Deep In-GPU Experience Replay
This work addresses training efficiency for reinforcement learning practitioners, but it is incremental as it adapts an existing method to a new hardware setup.
The authors tackled the problem of slow training in reinforcement learning by moving experience replay from RAM to GPU, eliminating CPU-GPU data transfers. They demonstrated a 2x speedup in training time when applying this in-GPU experience replay to train an agent for Super Smash Bros. Melee with a batch size of 128.
Experience replay allows a reinforcement learning agent to train on samples from a large amount of the most recent experiences. A simple in-RAM experience replay stores these most recent experiences in a list in RAM, and then copies sampled batches to the GPU for training.

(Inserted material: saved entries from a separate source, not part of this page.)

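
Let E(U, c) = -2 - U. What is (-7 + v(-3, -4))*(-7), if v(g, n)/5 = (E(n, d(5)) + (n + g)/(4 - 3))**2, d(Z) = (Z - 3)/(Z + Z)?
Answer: -826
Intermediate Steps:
d(Z) = (-3 + Z)/(2*Z) (d(Z) = (-3 + Z)/((2*Z)) = (-3 + Z)*(1/(2*Z)) = (-3 + Z)/(2*Z))
v(g, n) = 5*(-2 + g)**2 (v(g, n) = 5*((-2 - n) + (n + g)/(4 - 3))**2 = 5*((-2 - n) + (g + n)/1)**2 = 5*((-2 - n) + (g + n)*1)**2 = 5*((-2 - n) + (g + n))**2 = 5*(-2 + g)**2)
(-7 + v(-3, -4))*(-7) = (-7 + 5*(-2 - 3)**2)*(-7) = (-7 + 5*(-5)**2)*(-7) = (-7 + 5*25)*(-7) = (-7 + 125)*(-7) = 118*(-7) = -826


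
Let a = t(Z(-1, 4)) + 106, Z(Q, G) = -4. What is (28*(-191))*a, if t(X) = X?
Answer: -545496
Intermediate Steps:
a = 102 (a = -4 + 106 = 102)
(28*(-191))*a = (28*(-191))*102 = -5348*102 = -545496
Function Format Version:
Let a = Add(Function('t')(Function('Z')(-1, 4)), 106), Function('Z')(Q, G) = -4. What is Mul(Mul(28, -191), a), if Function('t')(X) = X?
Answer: -545496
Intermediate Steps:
a = 102 (a = Add(-4, 106) = 102)
Mul(Mul(28, -191), a) = Mul(Mul(28, -191), 102) = Mul(-5348, 102) = -545496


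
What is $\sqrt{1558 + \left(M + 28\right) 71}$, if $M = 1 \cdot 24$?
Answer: $5 \sqrt{210} \approx 72.457$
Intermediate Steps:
$M = 24$
$\sqrt{1558 + \left(M + 28\right) 71} = \sqrt{1558 + \left(24 + 28\right) 71} = \sqrt{1558 + 52 \cdot 71} = \sqrt{1558 + 3692} = \sqrt{5250} = 5 \sqrt{210}$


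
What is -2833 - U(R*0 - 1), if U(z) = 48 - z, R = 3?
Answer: -2882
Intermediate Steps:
-2833 - U(R*0 - 1) = -2833 - (48 - (3*0 - 1)) = -2833 - (48 - (0 - 1)) = -2833 - (48 - 1*(-1)) = -2833 - (48 + 1) = -2833 - 1*49 = -2833 - 49 = -2882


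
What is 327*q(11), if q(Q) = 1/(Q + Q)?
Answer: 327/22 ≈ 14.864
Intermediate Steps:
q(Q) = 1/(2*Q)
327*q(11) = 327*((1/2)/11) = 327*((1/2)*(1/11)) = 327*(1/22) = 327/22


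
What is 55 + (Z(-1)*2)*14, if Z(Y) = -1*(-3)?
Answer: 139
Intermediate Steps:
Z(Y) = 3
55 + (Z(-1)*2)*14 = 55 + (3*2)*14 = 55 + 6*14 = 55 + 84 = 139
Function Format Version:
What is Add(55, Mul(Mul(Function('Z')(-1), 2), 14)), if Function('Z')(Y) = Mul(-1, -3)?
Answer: 139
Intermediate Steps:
Function('Z')(Y) = 3
Add(55, Mul(Mul(Function('Z')(-1), 2), 14)) = Add(55, Mul(Mul(3, 2), 14)) = Add(55, Mul(6, 14)) = Add(55, 84) = 139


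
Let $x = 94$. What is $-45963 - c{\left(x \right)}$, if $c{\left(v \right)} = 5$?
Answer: $-45968$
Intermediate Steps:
$-45963 - c{\left(x \right)} = -45963 - 5 = -45968$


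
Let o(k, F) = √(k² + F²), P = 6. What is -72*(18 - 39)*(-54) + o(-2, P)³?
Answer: -81648 + 80*√10 ≈ -81395.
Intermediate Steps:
o(k, F) = √(F² + k²)
-72*(18 - 39)*(-54) + o(-2, P)³ = -72*(18 - 39)*(-54) + (√(6² + (-2)²))³ = -72*(-21)*(-54) + (√(36 + 4))³ = 1512*(-54) + (√40)³ = -81648 + (2*√10)³ = -81648 + 80*√10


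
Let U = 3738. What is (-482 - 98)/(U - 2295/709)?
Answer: -411220/2647947 ≈ -0.15530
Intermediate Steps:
(-482 - 98)/(U - 2295/709) = (-482 - 98)/(3738 - 2295/709) = -580/(3738 - 2295*1/709) = -580/(3738 - 2295/709) = -580/2647947/709 = -580*709/2647947 = -411220/2647947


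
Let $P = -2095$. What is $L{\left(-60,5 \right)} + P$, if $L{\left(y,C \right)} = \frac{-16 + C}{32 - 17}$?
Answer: $- \frac{31436}{15} \approx -2095.7$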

I moved this list to the GPU, thus creating an in-GPU experience replay, and a training step that no longer has inputs copied from the CPU. I trained an agent to play Super Smash Bros. Melee, using internal game memory values as inputs and outputting controller button presses. A single state in Melee contains 27 floats, so the full experience replay fits on a single GPU. For a batch size of 128, the in-GPU experience replay trained twice as fast as the in-RAM experience replay. As far as I know, this is the first in-GPU implementation of experience replay. Finally, I note a few ideas for fitting the experience replay inside the GPU when the environment state requires more memory.